The original painting has at least six versions, including those stored separately in both the Chinese mainland and Taiwan. The one at the Palace Museum in Beijing is very likely to be displayed at some point in the China Pavilion, and organizers hope other versions will be displayed during the Expo.

Journey of Wisdom is on the 41-meter-high second floor and covers an area of 3,500 square meters. Visitors will enter a dream-like hall with a green background, accompanied by a projector screen that shows how people living in new and old cities are enjoying a harmonious life together. It embodies the notion of harmonious integration between rural and urban areas.

A cable car will take visitors on a 10-minute trip along an elevated zigzag rail. From the cable car, visitors can see examples of traditional Chinese courtyards, houses made of bricks and tiles, gardens and stone bridges south of the Yangtze River, and several wooden structures, which are a special feature in China’s traditional construction.

The hall will also exhibit treasured relics related to China’s four great inventions--the compass, paper, printing and gunpowder, according to Pan Gongkai, who is also the President of the China Central Academy of Fine Arts.

Blossoming City is on the 33-meter-high ground floor and covers an area of 3,400 square meters. It will show visitors how the Chinese people are using their wisdom and ingenuity to address future challenges in urbanization. Technologies that reduce carbon dioxide emissions and encourage non-polluting new energies will be on display, providing Chinese-style solutions for future development.

For the sake of convenience, the ground floor is simply designed, with white as a basic background color. The streamlined design and the changeable lights and projector screens create a versatile space for people to imagine a hopeful future.
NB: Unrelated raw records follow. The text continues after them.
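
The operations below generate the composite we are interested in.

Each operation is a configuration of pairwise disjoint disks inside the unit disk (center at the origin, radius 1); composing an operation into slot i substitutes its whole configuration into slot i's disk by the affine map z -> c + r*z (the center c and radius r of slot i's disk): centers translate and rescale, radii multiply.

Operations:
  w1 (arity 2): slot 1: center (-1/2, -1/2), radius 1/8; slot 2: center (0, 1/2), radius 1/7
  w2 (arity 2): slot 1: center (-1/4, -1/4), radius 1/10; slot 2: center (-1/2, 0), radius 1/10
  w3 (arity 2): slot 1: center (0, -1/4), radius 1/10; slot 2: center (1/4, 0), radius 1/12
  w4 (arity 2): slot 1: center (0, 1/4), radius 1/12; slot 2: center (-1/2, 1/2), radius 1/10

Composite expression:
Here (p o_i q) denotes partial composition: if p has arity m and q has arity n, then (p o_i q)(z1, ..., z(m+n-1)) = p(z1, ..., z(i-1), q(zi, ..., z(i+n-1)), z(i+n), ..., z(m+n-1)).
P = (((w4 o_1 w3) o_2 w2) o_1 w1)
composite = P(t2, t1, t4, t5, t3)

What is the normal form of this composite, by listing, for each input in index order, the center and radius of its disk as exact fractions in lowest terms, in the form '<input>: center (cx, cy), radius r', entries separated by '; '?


t1: center (0, 7/30), radius 1/840; t2: center (-1/240, 9/40), radius 1/960; t3: center (-1/2, 1/2), radius 1/10; t4: center (11/576, 143/576), radius 1/1440; t5: center (5/288, 1/4), radius 1/1440


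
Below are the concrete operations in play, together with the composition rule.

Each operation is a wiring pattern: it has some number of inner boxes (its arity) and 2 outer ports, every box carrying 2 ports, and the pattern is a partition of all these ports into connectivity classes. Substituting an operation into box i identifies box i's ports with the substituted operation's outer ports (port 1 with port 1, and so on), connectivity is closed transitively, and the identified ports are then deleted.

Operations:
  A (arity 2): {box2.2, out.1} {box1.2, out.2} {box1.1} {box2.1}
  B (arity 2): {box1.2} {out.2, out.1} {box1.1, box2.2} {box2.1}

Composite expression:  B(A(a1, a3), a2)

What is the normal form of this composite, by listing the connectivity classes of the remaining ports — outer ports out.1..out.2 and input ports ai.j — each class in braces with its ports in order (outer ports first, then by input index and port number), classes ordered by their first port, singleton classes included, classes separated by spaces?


Connectivity passes through glued B-boundaries; trace each wire chain.
composing A on (a1, a3), with out.j its own outer ports: {out.1, a3.2} {out.2, a1.2} {a1.1} {a3.1}
composing B on (a1, a3, a2), with out.j its own outer ports: {out.1, out.2} {a1.1} {a1.2} {a2.1} {a2.2, a3.2} {a3.1}

{out.1, out.2} {a1.1} {a1.2} {a2.1} {a2.2, a3.2} {a3.1}


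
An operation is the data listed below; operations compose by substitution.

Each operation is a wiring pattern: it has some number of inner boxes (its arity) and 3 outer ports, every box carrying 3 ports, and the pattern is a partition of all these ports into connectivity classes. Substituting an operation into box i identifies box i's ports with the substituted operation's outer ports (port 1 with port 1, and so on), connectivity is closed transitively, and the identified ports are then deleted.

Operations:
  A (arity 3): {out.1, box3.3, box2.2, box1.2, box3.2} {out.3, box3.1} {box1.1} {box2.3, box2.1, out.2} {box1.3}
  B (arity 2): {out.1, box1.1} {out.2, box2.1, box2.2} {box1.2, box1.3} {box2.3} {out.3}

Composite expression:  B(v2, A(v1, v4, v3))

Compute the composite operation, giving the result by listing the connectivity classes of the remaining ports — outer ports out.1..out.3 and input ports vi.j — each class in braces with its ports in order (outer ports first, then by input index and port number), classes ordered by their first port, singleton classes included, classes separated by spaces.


Reachability decides: close wires over B-identified ports.
composing A on (v1, v4, v3), with out.j its own outer ports: {out.1, v1.2, v3.2, v3.3, v4.2} {out.2, v4.1, v4.3} {out.3, v3.1} {v1.1} {v1.3}
composing B on (v2, v1, v4, v3), with out.j its own outer ports: {out.1, v2.1} {out.2, v1.2, v3.2, v3.3, v4.1, v4.2, v4.3} {out.3} {v1.1} {v1.3} {v2.2, v2.3} {v3.1}

{out.1, v2.1} {out.2, v1.2, v3.2, v3.3, v4.1, v4.2, v4.3} {out.3} {v1.1} {v1.3} {v2.2, v2.3} {v3.1}


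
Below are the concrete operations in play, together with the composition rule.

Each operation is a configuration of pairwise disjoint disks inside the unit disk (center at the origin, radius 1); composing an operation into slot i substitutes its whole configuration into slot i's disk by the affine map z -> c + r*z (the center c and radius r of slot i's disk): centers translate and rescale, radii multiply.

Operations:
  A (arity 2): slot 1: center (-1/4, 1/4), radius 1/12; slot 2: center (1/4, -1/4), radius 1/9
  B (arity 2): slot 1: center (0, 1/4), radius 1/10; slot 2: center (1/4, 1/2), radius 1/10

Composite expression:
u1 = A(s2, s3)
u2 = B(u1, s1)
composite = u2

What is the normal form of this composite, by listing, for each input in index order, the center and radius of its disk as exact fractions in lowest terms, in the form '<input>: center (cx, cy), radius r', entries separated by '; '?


s1: center (1/4, 1/2), radius 1/10; s2: center (-1/40, 11/40), radius 1/120; s3: center (1/40, 9/40), radius 1/90

Follow each s-input down from B: c' goes to c + r*c', radius to r*r'.
tracing s2 down its 2-map path: center (-1/40, 11/40), radius 1/120
tracing s3 down its 2-map path: center (1/40, 9/40), radius 1/90
tracing s1 down its 1-map path: center (1/4, 1/2), radius 1/10


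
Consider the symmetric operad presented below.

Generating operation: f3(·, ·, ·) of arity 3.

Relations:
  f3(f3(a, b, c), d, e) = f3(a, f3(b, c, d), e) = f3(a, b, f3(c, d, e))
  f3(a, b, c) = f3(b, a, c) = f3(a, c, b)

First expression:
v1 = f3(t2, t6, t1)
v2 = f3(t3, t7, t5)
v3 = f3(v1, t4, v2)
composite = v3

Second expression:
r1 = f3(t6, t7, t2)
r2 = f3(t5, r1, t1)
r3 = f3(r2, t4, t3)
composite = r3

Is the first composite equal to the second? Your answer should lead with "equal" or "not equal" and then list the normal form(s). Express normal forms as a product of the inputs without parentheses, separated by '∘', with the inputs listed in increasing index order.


The first composite normalizes to t1 ∘ t2 ∘ t3 ∘ t4 ∘ t5 ∘ t6 ∘ t7
The second composite normalizes to t1 ∘ t2 ∘ t3 ∘ t4 ∘ t5 ∘ t6 ∘ t7
One common form — equal.

equal: each reduces to t1 ∘ t2 ∘ t3 ∘ t4 ∘ t5 ∘ t6 ∘ t7


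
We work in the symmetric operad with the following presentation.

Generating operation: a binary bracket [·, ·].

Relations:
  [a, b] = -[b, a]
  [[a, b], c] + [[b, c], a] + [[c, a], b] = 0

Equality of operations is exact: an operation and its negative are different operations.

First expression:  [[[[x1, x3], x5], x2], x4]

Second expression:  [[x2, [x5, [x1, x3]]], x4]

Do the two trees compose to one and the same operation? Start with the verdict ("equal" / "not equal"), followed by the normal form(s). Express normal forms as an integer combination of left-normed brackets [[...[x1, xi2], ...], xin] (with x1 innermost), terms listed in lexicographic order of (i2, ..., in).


Reducing the first expression gives [[[[x1, x3], x5], x2], x4]
Reducing the second expression gives [[[[x1, x3], x5], x2], x4]
One common form — equal.

equal: each reduces to [[[[x1, x3], x5], x2], x4]


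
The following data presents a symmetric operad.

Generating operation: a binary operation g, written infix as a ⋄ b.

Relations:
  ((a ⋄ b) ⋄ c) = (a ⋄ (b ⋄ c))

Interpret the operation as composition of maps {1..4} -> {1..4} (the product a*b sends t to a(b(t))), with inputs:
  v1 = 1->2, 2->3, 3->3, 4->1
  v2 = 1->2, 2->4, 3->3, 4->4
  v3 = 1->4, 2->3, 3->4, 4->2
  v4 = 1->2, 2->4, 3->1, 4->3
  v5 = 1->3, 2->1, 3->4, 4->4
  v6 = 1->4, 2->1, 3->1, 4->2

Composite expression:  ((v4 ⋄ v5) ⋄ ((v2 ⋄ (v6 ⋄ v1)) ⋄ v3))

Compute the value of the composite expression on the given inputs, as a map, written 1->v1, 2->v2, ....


(v4 ⋄ v5) = 1->1, 2->2, 3->3, 4->3
(v6 ⋄ v1) = 1->1, 2->1, 3->1, 4->4
(v2 ⋄ (v6 ⋄ v1)) = 1->2, 2->2, 3->2, 4->4
((v2 ⋄ (v6 ⋄ v1)) ⋄ v3) = 1->4, 2->2, 3->4, 4->2
((v4 ⋄ v5) ⋄ ((v2 ⋄ (v6 ⋄ v1)) ⋄ v3)) = 1->3, 2->2, 3->3, 4->2

1->3, 2->2, 3->3, 4->2


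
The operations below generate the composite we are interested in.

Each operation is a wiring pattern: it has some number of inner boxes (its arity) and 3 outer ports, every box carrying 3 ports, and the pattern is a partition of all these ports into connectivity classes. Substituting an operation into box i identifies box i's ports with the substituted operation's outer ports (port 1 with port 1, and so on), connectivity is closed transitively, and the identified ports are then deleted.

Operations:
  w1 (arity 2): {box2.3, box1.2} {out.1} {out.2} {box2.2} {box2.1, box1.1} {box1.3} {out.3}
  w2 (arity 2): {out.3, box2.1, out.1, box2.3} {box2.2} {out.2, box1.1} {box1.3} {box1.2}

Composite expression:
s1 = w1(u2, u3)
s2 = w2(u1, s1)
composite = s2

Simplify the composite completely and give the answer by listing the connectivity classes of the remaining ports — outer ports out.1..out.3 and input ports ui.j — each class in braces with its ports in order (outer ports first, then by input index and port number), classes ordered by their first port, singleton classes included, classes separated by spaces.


After gluing at w2, chains via deleted ports link the u-ports.
w1 over (u2, u3) gives {out.1} {out.2} {out.3} {u2.1, u3.1} {u2.2, u3.3} {u2.3} {u3.2}, out.j being that stage's outer ports
w2 over (u1, u2, u3) gives {out.1, out.3} {out.2, u1.1} {u1.2} {u1.3} {u2.1, u3.1} {u2.2, u3.3} {u2.3} {u3.2}, out.j being that stage's outer ports

{out.1, out.3} {out.2, u1.1} {u1.2} {u1.3} {u2.1, u3.1} {u2.2, u3.3} {u2.3} {u3.2}


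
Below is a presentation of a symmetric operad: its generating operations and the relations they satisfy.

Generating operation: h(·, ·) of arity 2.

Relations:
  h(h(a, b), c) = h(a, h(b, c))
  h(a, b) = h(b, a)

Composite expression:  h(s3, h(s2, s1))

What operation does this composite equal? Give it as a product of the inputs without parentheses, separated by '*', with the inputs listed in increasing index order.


Reordering under h is free, so list the s-inputs canonically.
h(s2, s1) spells out as s2 * s1
h(s3, h(s2, s1)) spells out as s3 * s2 * s1
putting the inputs in ascending order: s1 * s2 * s3

s1 * s2 * s3


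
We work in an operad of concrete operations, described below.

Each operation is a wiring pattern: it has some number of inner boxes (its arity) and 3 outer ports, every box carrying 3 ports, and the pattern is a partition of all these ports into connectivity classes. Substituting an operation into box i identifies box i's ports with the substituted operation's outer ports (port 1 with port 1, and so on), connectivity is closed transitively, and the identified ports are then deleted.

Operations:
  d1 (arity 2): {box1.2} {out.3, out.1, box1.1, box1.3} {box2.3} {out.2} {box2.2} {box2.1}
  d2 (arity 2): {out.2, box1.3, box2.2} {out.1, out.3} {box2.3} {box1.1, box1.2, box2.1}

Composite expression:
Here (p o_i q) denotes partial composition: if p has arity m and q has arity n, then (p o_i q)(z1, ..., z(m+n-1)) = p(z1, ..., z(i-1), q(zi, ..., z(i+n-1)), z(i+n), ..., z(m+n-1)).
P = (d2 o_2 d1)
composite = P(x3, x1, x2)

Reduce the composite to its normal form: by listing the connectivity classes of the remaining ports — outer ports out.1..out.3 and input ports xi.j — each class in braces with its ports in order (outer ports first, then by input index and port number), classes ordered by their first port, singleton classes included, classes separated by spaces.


Substituting into d2 glues patterns; closure does the rest.
through d1, on inputs (x1, x2): {out.1, out.3, x1.1, x1.3} {out.2} {x1.2} {x2.1} {x2.2} {x2.3} (out.j = stage outer ports)
through d2, on inputs (x3, x1, x2): {out.1, out.3} {out.2, x3.3} {x1.1, x1.3, x3.1, x3.2} {x1.2} {x2.1} {x2.2} {x2.3} (out.j = stage outer ports)

{out.1, out.3} {out.2, x3.3} {x1.1, x1.3, x3.1, x3.2} {x1.2} {x2.1} {x2.2} {x2.3}


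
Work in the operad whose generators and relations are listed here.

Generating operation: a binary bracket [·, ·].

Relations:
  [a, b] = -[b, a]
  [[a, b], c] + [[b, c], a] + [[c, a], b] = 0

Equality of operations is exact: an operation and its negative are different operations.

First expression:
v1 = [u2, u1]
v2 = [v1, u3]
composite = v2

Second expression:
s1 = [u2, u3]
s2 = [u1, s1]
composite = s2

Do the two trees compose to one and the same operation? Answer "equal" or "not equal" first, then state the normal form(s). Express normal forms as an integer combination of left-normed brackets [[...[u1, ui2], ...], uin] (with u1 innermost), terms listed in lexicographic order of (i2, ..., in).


In normal form, the first expression is -[[u1, u2], u3]
In normal form, the second expression is [[u1, u2], u3] - [[u1, u3], u2]
Different reductions; not equal.

not equal; first: -[[u1, u2], u3]; second: [[u1, u2], u3] - [[u1, u3], u2]


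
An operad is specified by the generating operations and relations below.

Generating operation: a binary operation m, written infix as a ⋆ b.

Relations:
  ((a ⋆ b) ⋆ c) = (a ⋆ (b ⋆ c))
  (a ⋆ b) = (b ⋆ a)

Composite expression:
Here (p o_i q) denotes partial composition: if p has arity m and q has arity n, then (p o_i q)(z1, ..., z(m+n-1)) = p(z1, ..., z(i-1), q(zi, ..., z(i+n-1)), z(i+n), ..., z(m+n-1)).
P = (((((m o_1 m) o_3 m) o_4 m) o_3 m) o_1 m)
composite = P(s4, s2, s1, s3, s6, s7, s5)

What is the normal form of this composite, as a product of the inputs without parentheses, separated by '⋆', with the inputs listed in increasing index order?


Shape and order are irrelevant to m; the s-input set decides.
(s4 ⋆ s2) linearizes to s4 ⋆ s2
((s4 ⋆ s2) ⋆ s1) linearizes to s4 ⋆ s2 ⋆ s1
(s3 ⋆ s6) linearizes to s3 ⋆ s6
(s7 ⋆ s5) linearizes to s7 ⋆ s5
((s3 ⋆ s6) ⋆ (s7 ⋆ s5)) linearizes to s3 ⋆ s6 ⋆ s7 ⋆ s5
(((s4 ⋆ s2) ⋆ s1) ⋆ ((s3 ⋆ s6) ⋆ (s7 ⋆ s5))) linearizes to s4 ⋆ s2 ⋆ s1 ⋆ s3 ⋆ s6 ⋆ s7 ⋆ s5
the factors in increasing index order: s1 ⋆ s2 ⋆ s3 ⋆ s4 ⋆ s5 ⋆ s6 ⋆ s7

s1 ⋆ s2 ⋆ s3 ⋆ s4 ⋆ s5 ⋆ s6 ⋆ s7


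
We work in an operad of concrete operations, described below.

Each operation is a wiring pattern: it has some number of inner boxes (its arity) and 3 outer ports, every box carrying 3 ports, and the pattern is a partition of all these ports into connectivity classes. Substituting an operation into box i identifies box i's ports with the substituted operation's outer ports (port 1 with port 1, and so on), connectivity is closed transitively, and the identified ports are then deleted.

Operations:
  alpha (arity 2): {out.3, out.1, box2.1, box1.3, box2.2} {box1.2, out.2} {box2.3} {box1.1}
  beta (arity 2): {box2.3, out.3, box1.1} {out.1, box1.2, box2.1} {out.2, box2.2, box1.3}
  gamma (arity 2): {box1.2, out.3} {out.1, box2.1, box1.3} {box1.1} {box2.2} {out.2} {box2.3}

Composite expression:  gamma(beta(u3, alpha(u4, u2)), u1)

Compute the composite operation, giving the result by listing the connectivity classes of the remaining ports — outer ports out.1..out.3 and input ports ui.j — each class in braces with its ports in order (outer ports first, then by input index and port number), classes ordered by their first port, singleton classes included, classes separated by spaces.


{out.1, u1.1, u2.1, u2.2, u3.1, u3.2, u4.3} {out.2} {out.3, u3.3, u4.2} {u1.2} {u1.3} {u2.3} {u4.1}

Reachability decides: close wires over gamma-identified ports.
composing alpha on (u4, u2), with out.j its own outer ports: {out.1, out.3, u2.1, u2.2, u4.3} {out.2, u4.2} {u2.3} {u4.1}
composing beta on (u3, u4, u2), with out.j its own outer ports: {out.1, out.3, u2.1, u2.2, u3.1, u3.2, u4.3} {out.2, u3.3, u4.2} {u2.3} {u4.1}
composing gamma on (u3, u4, u2, u1), with out.j its own outer ports: {out.1, u1.1, u2.1, u2.2, u3.1, u3.2, u4.3} {out.2} {out.3, u3.3, u4.2} {u1.2} {u1.3} {u2.3} {u4.1}


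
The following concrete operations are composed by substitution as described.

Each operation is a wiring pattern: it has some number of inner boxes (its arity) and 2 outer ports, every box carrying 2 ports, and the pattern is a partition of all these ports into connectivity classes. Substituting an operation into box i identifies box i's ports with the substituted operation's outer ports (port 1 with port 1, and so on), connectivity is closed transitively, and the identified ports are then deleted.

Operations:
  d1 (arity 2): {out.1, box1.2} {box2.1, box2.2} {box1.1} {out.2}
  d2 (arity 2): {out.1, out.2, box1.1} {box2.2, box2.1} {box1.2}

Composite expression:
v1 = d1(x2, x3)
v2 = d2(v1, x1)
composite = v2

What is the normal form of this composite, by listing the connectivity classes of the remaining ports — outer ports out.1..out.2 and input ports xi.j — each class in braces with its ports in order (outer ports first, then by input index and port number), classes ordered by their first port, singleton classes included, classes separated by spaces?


Substituting into d2 glues patterns; closure does the rest.
stage d1: inputs (x2, x3), connectivity {out.1, x2.2} {out.2} {x2.1} {x3.1, x3.2}, out.j its boundary
stage d2: inputs (x2, x3, x1), connectivity {out.1, out.2, x2.2} {x1.1, x1.2} {x2.1} {x3.1, x3.2}, out.j its boundary

{out.1, out.2, x2.2} {x1.1, x1.2} {x2.1} {x3.1, x3.2}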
“Water will go through all three stories,” said Yao Kai-yang, creative director of the pavilion and creative director of Taiwan YAOX Edutainment Co. “There are real water and virtual water effects made by multimedia technologies.”

It will take visitors 45 minutes to visit the whole three-story pavilion. Each of the four pillars will have an elevator, because even the lowest exhibition hall is as high as a 10-story building.

Organizers expect up to 50,000 visitors a day. To avoid long queues, visitors are required to make reservations in advance. Organizers are considering extending the exhibition after the Expo ends, so as to let more people visit the China Pavilion.

Upon completion of the building by the end of September, interior work will begin in October and final inspections will be conducted next March, the Expo organizers said.